The art of equine dentistry “floating” has dramatically evolved in the last few decades. Not long ago, floating by hand was our only option to smooth enamel points and attempt to correct mal-occlusions. With the advent of power dentistry, the equine veterinarian has the ability to effectively, safely and efficiently address almost all issues in the equine oral cavity.

What can you expect with power dentistry?

First, your veterinarian will sedate your horse. This is important for your horse’s comfort and to facilitate the procedure. The sedative drugs used will keep your horse standing but may make him “wobbly”. The drugs used are very safe and rarely cause adverse side-effects.

Second, the oral cavity will be rinsed and a metal mouth speculum will be placed in your horse’s mouth. This allows the veterinarian to address all aspects of the oral cavity and it will also give you a first-hand look at the processes occurring in your mount’s mouth! Power tools will then be utilized to effectively smooth sharp enamel ridges, hooks, ramps and correct any mal-occlusion’s that may be occurring.

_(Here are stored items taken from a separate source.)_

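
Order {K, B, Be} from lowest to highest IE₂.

The second ionization energy removes an electron from the +1 ion. For each element: K⁺ is the bare [Ar] core; B⁺ still has 2 valence electrons; Be⁺ still has 1 valence electron.
Core electrons are held far more tightly than valence electrons, so K tops the IE_2 order.
Valence configurations: B⁺ [He]2s², Be⁺ [He]2s¹.
The numbers (kJ/mol): K 3052, B 2427, Be 1757.
So the second ionization energies run Be < B < K.

Be, B, K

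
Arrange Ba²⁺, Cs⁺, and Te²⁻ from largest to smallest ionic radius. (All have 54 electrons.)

Te²⁻, Cs⁺, Ba²⁺

All of these have 54 electrons, so size is governed by nuclear charge alone: the more protons, the stronger the pull on the same electron cloud, and the smaller the ion.
Nuclear charges: Ba²⁺ (Z=56), Cs⁺ (Z=55), Te²⁻ (Z=52).
Largest to smallest: Te²⁻ > Cs⁺ > Ba²⁺.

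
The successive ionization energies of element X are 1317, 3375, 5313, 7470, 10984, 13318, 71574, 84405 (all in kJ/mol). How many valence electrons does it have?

Look for the largest jump between consecutive ionization energies: IE7/IE6 ≈ 5.4, far larger than any earlier ratio.
That jump marks the point where a core electron is being removed. So the atom has 6 valence electrons.

6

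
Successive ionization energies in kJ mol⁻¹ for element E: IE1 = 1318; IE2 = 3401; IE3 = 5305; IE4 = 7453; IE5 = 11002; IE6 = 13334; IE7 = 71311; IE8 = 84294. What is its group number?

Group 16

Look for the largest jump between consecutive ionization energies: IE7/IE6 ≈ 5.3, far larger than any earlier ratio.
That jump marks the point where a core electron is being removed. So the atom has 6 valence electrons.
A main-group element with 6 valence electrons is in group 16.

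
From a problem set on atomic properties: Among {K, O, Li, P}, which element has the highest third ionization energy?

Li

The third ionization energy removes an electron from the +2 ion. For each element: K²⁺ is already 1 electron into the core; O²⁺ still has 4 valence electrons; Li²⁺ is already 1 electron into the core; P²⁺ still has 3 valence electrons.
Usually core removal costs more than valence removal, but here the competition is close: a tightly held n=2 valence electron can cost more to remove than an n=3 core electron, so the actual values have to decide it.
Valence configurations: O²⁺ [He]2s²2p², P²⁺ [Ne]3s²3p¹.
Approximate IE_3 values (kJ/mol): K 4420, O 5300, Li 11815, P 2914.
Overall IE_3 order: P < K < O < Li.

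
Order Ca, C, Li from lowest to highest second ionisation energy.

Ca < C < Li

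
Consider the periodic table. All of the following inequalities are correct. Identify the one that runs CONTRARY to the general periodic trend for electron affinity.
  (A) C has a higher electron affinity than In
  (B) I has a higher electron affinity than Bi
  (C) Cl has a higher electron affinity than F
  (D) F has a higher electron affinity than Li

The general trend: electron affinity increases across a period and decreases down a group.
(A) C (period 2, group 14) vs In (period 5, group 13): the stated order agrees with the simple trend.
(B) I (period 5, group 17) vs Bi (period 6, group 15): the stated order agrees with the simple trend.
(C) Cl (period 3, group 17) vs F (period 2, group 17): the stated order contradicts the simple trend.
(D) F (period 2, group 17) vs Li (period 2, group 1): the stated order agrees with the simple trend.
The exception is (C): F's small 2p subshell makes the incoming electron feel strong e⁻–e⁻ repulsion, so Cl actually releases more energy on gaining an electron.

(C)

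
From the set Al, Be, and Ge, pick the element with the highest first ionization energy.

IE₁ increases left→right with effective nuclear charge and decreases top→bottom as the valence shell moves farther out.
A diagonal step moves right (one effect) and down (the opposite effect) at once.
Ge > Al: period and group pull opposite ways; the across-period shift dominates (762 vs 578 kJ/mol).
Be > Ge: period and group pull opposite ways; the down-group shift dominates (900 vs 762 kJ/mol).
Approximate values (kJ/mol): Be 900, Al 578, Ge 762.
The highest first ionization energy among these belongs to Be.

Be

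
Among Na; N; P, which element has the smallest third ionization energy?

P

The third ionization energy removes an electron from the +2 ion. For each element: Na²⁺ is already 1 electron into the core; N²⁺ still has 3 valence electrons; P²⁺ still has 3 valence electrons.
Breaking into a closed-shell core is much more expensive than removing a leftover valence electron — Na has the largest IE_3 here.
Valence configurations: N²⁺ [He]2s²2p¹, P²⁺ [Ne]3s²3p¹.
The numbers (kJ/mol): Na 6910, N 4578, P 2914.
Overall IE_3 order: P < N < Na.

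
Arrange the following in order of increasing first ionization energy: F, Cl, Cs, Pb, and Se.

F is in period 2, group 17; Cl is in period 3, group 17; Se is in period 4, group 16; Cs is in period 6, group 1; Pb is in period 6, group 14.
Across a period the outer electron is held more tightly (higher IE₁); down a group it sits in a higher shell, more shielded, and comes off more easily.
These span different periods and groups, so the two trends combine.
Pb > Cs: Pb lies to the right of Cs in period 6, so the across-period effect alone puts Pb higher.
Se > Pb: both effects reinforce here, so Se is clearly the higher of the two.
Cl > Se: both effects reinforce here, so Cl is clearly the higher of the two.
F > Cl: they share group 17; the group trend gives F the larger value.
Tabulated first ionization energy (kJ/mol): F 1681, Cl 1251, Se 941, Cs 376, Pb 716.
So from lowest to highest: Cs < Pb < Se < Cl < F.

Cs < Pb < Se < Cl < F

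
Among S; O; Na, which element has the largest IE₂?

The second ionization energy removes an electron from the +1 ion. For each element: S⁺ still has 5 valence electrons; O⁺ still has 5 valence electrons; Na⁺ is the bare [Ne] core.
Pulling an electron out of a noble-gas core costs far more than removing a remaining valence electron, so Na sits at the high end of IE_2.
Valence configurations: S⁺ [Ne]3s²3p³, O⁺ [He]2s²2p³.
Tabulated IE_2 (kJ/mol): S 2252, O 3388, Na 4562.
Overall IE_2 order: S < O < Na.

Na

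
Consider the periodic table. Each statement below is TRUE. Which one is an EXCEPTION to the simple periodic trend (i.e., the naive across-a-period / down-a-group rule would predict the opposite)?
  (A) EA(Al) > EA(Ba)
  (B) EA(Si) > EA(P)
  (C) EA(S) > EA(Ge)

The general trend: electron affinity increases across a period and decreases down a group.
(A) Al (period 3, group 13) vs Ba (period 6, group 2): the stated order agrees with the simple trend.
(B) Si (period 3, group 14) vs P (period 3, group 15): the stated order contradicts the simple trend.
(C) S (period 3, group 16) vs Ge (period 4, group 14): the stated order agrees with the simple trend.
The exception is (B): adding an electron to P's half-filled 3p³ is unfavourable, so Si (3p²) has the more exothermic EA.

(B)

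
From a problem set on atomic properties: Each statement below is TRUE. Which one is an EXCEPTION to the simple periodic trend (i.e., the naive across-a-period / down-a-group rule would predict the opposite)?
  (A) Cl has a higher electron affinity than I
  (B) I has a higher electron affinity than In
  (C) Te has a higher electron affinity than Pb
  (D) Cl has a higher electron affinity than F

The general trend: electron affinity increases across a period and decreases down a group.
(A) Cl (period 3, group 17) vs I (period 5, group 17): the stated order agrees with the simple trend.
(B) I (period 5, group 17) vs In (period 5, group 13): the stated order agrees with the simple trend.
(C) Te (period 5, group 16) vs Pb (period 6, group 14): the stated order agrees with the simple trend.
(D) Cl (period 3, group 17) vs F (period 2, group 17): the stated order contradicts the simple trend.
The exception is (D): F's small 2p subshell makes the incoming electron feel strong e⁻–e⁻ repulsion, so Cl actually releases more energy on gaining an electron.

(D)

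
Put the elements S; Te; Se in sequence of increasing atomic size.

S is in period 3, group 16; Se is in period 4, group 16; Te is in period 5, group 16.
Radius decreases left→right (rising Z_eff, same n) and increases top→bottom (higher n).
All are in group 16, so atomic radius increases down the group.
So from smallest to largest: S < Se < Te.

S, Se, Te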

How do I know my horse needs this done?

I recommend that your horse has his/her teeth checked twice a year when your veterinarian arrives to administer the bi-annual vaccinations. Most horses should have dentistry performed (floated) once a year, while some horses with severe dental issues may need to have their teeth addressed more frequently. Signs that your horse should have his teeth checked include, weight loss, dropping of feed from mouth while eating, tossing of head with bit in mouth, resistance to the bit, and mouth odor. Proper dentistry will help your horse to live longer, maintain weight and be a more pleasurable ride!